Das Tragische an Burckhardts Feststellung ist indes, dass sie nicht allein für die Architektur, sondern für alle Politikbereiche gilt. Denn die Fehlstellen des Systems sind offensichtlich: Für die komplexe Feinkörnigkeit urbaner Probleme fehlt vielen lokalen Mandatsträgern der Überblick. Zudem werden viele Projekte in Städten inzwischen von Konsortien initiiert, die als „global player“ die Kompetenzen von Lokalpolitikern eindeutig überfordern. Die Komplexität der Aufgaben nimmt in den nächsthöheren Ebenen der Landes- und Bundespolitik weiter zu: Hier herrscht zwangsläufig eine gröbere Körnung der Aufmerksamkeit, die sich durch die Belastung mit bundes- und europaweiten oder sogar globalen Themen erklärt, die intellektuell und organisatorisch kaum noch beherrschbar sind. Gegenüber Eurokrise und globaler Erwärmung bleibt die Sozialpolitik im eigenen Land ein Luxusthema.

Viele „Volksvertreter“ scheinen in der öffentlichen Wahrnehmung nichts anderes zu vertreten als sich selbst oder wirtschaftliche Interessen einflussreicher Finanz- und Wirtschaftsakteure: Der Losungsruf „Wir sind das Volk“ hat in den Augen vieler Bürger eindeutig eine befremdliche Neuinterpretation erfahren. Bei objektivierter Betrachtung bleibt diese Sicht einseitig.
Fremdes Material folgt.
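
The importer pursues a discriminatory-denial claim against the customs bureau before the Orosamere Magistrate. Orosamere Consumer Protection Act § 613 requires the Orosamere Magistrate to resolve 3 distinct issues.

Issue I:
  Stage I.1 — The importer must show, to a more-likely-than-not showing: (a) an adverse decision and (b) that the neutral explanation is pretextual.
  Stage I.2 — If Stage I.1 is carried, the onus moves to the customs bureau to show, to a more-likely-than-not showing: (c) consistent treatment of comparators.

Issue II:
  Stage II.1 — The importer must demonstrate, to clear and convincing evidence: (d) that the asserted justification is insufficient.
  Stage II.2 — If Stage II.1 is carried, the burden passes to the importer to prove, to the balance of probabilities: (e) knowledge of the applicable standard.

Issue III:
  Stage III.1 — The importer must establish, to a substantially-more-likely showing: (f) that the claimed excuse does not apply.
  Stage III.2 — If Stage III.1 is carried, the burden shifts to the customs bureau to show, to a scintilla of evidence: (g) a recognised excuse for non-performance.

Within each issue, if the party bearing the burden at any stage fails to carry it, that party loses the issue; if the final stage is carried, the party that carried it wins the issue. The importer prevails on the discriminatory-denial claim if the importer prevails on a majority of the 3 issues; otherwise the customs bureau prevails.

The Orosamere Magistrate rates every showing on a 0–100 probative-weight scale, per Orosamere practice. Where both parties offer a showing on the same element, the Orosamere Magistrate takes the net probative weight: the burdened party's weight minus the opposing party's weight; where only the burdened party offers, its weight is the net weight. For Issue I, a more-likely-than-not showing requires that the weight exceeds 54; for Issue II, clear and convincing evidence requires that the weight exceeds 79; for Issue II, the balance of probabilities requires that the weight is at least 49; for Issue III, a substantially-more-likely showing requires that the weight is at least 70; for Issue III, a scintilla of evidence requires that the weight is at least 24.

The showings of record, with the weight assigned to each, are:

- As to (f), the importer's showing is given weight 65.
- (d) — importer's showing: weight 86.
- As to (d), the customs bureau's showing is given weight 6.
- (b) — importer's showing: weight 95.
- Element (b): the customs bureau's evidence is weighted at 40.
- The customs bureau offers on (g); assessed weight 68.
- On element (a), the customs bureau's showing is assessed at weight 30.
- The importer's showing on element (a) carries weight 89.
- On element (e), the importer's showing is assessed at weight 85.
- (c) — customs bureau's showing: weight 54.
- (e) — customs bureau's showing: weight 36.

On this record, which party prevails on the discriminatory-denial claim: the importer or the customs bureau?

importer

— Issue I —
Stage I.1 — burden on importer; standard: a more-likely-than-not showing (weight exceeds 54).
    (a): 89 − 30 = 59 > 54 [met]
    (b): 95 − 40 = 55 > 54 [met]
  The importer carries Stage I.1; the customs bureau now bears the burden.
Stage I.2 — burden on customs bureau; standard: a more-likely-than-not showing (weight exceeds 54).
    (c): 54 ≤ 54 [not met]
  The customs bureau does not carry Stage I.2.
The importer prevails on this issue.
— Issue II —
Stage II.1 (importer, clear and convincing evidence, weight exceeds 79): (d) net 86−6=80 > 79 — meets.
  Stage II.1 is satisfied; the importer continues to bear the burden.
Stage II.2 (importer, the balance of probabilities, weight is at least 49): (e) net 85−36=49 ≥ 49 — meets.
  Stage II.2 carried; the final stage is satisfied.
Every stage carried; the importer prevails on this issue.
— Issue III —
Stage III.1 — burden on importer; standard: a substantially-more-likely showing (weight is at least 70).
    (f): 65 < 70 [not met]
  Not every element is met, so the importer fails to carry Stage III.1.
The customs bureau prevails on this issue.
Per-issue: Issue I → importer; Issue II → importer; Issue III → customs bureau. The importer must prevail on a majority of issues; overall, the importer prevails.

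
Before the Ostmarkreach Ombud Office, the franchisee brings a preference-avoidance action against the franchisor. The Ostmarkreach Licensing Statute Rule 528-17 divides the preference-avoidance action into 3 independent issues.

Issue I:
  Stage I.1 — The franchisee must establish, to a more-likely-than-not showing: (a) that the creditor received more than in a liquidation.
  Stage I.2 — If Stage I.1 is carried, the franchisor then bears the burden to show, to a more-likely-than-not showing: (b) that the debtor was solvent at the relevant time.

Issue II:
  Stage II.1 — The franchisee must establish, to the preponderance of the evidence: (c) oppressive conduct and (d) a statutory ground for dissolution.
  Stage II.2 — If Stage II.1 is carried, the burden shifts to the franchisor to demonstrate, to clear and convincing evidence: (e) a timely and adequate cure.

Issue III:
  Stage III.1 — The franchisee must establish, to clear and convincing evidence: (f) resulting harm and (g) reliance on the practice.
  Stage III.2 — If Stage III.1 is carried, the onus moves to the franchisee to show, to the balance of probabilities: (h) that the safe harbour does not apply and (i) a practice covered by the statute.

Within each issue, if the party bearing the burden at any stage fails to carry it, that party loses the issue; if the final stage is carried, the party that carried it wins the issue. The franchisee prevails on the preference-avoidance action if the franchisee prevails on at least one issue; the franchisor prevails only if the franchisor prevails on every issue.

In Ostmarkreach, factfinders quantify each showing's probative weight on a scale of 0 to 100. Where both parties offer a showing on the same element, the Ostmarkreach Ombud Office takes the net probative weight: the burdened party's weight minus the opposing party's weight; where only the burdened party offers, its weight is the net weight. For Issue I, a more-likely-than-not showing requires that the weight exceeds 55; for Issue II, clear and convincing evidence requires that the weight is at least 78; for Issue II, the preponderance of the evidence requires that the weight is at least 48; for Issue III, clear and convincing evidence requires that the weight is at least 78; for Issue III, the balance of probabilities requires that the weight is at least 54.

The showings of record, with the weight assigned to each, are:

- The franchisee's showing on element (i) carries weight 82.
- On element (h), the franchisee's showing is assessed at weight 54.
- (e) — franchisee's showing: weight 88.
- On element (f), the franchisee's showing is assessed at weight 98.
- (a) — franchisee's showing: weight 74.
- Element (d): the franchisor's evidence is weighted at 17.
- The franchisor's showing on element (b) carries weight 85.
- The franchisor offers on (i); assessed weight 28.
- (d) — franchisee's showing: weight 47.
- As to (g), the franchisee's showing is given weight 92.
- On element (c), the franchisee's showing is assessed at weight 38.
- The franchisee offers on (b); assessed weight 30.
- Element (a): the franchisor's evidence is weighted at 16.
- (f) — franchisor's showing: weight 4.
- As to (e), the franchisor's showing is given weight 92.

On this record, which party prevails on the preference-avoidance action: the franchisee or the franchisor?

— Issue I —
Stage I.1 (franchisee, a more-likely-than-not showing, weight exceeds 55): (a) net 74−16=58 > 55 — meets.
  Stage I.1 carried; the burden shifts to the franchisor.
Stage I.2 (franchisor, a more-likely-than-not showing, weight exceeds 55): (b) net 85−30=55 ≤ 55 — fails.
  The franchisor does not carry Stage I.2.
The analysis ends at Stage I.2; the franchisee prevails on this issue.
— Issue II —
Stage II.1 — burden on franchisee; standard: the preponderance of the evidence (weight is at least 48).
    (c): 38 < 48 [not met]
    (d): 47 − 17 = 30 < 48 [not met]
  The franchisee does not carry Stage II.1.
The analysis ends at Stage II.1; the franchisor prevails on this issue.
— Issue III —
Stage III.1 (franchisee, clear and convincing evidence, weight is at least 78): (f) net 98−4=94 ≥ 78 — meets; (g) 92 ≥ 78 — meets.
  Stage III.1 is satisfied; the franchisee continues to bear the burden.
Stage III.2 (franchisee, the balance of probabilities, weight is at least 54): (h) 54 ≥ 54 — meets; (i) net 82−28=54 ≥ 54 — meets.
  All elements met at the final stage.
Every stage carried; the franchisee prevails on this issue.
Per-issue: Issue I → franchisee; Issue II → franchisor; Issue III → franchisee. The franchisee must prevail on at least one issue; overall, the franchisee prevails.

franchisee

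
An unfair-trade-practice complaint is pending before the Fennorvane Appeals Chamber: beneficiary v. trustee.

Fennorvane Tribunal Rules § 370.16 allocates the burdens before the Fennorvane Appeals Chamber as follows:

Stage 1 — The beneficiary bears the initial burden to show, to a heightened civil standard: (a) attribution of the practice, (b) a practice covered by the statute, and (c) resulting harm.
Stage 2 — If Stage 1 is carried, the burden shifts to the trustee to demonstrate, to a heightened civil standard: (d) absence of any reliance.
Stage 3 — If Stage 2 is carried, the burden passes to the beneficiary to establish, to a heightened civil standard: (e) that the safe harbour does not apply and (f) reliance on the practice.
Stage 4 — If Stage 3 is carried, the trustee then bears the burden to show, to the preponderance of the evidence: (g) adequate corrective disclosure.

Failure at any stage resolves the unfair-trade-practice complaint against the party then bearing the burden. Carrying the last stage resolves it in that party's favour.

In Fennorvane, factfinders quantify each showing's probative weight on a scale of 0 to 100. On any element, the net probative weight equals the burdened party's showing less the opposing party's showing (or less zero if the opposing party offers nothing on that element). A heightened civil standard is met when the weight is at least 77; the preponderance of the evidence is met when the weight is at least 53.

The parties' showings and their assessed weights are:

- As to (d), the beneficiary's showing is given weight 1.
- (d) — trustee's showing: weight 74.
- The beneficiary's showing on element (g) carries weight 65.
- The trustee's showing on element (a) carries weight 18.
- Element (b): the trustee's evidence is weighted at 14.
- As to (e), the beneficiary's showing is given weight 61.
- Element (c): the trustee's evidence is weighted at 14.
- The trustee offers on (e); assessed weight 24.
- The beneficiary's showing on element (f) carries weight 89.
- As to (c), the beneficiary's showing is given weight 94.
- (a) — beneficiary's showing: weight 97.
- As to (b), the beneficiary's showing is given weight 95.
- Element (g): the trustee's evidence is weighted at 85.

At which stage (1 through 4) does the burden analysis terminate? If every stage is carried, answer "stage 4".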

Natürlich gibt es eine Vielzahl von Parlamentariern auf allen Ebenen, die ihrer Aufgabe gerecht zu werden versuchen. Ihr Gestaltungswille allein reicht indes nicht: Bei der gegenwärtigen parlamentarischen Kurzatmigkeit bleiben Themen wie Integration, Armut, Bildung und Kultur Strohfeuer.

Diese Problematik ist weiten Kreisen der Bevölkerung reflexiv oder intuitiv bewusst. Die viel beklagte Politikverdrossenheit ist nichts anderes als ein ins Bodenlose tendierendes Misstrauen gegenüber Politikern. Aus ihm erwächst bei vielen der dringende Wunsch nach einem anderen Verhältnis der Bürger zu ihren Vertretern und der noch dringendere Wunsch nach einem anderen Verhältnis der Politiker zu den Entscheidungsträgern der Wirtschaft, die ihnen oft zu nah verbunden scheinen. Die lokale, aber auch überregionale Selbstorganisation von Wissens- und Interessensnetzwerken – durch das Internet enorm vereinfacht – wird den Druck auf die Politik weiter erhöhen. Gefordert ist ein anderer Typ des Politikers, der den schwierigen Spagat zwischen basisnahem Demokratieverständnis und dem Einsatz auch für schwierig zu vermittelnde Projekte und Maßnahmen hinbekommt. Ob die politische Kaste schließlich aus sich selbst heraus reformfähig ist, entscheidet über die Zukunft der Demokratie.

Wenn sich also der Unmut denkender oder frustrierter Bürger gegen Bauvorhaben und städtische Planungen richtet, ist das eher symbolisch als grundsätzlich zu verstehen. Architektur ist ein unmittelbar sichtbarer Teil öffentlichen Handelns, an dem sich der Widerspruchsgeist am ehesten entzündet: Nicht weil eine architektonische Idee besonders gut oder schlecht ist, sondern weil sie anders als das Sozial- oder das Finanzwesen mit einer materiellen Konkretisierung verbunden ist. Architektur ist eben eine „öffentliche Kunst“, der man zu Recht viel abverlangen darf.

Doch diese Erkenntnis ist kein sanftes Ruhekissen. Die Diskussion um die Partizipation ist angesichts der unzureichenden Praxis von Beteiligungsverfahren weiterhin angebracht. Die kaum noch ernsthaft betriebene „vorgezogene Bürgerbeteiligung“ muss dringend rehabilitiert und reformiert werden. Dabei ist zu überlegen, ob nicht Charette-Verfahren, die als ideengebende Workshops in den USA zur täglichen Planungspraxis gehören, trotz eines hohen Betreuungsaufwands zu einem regelmäßig genutzten Instrument der Stadtplanung werden können. Gelingt hier eine andere und bessere Form der bürgerlichen Teilhabe, wäre viel gewonnen – auch für den Berufsstand.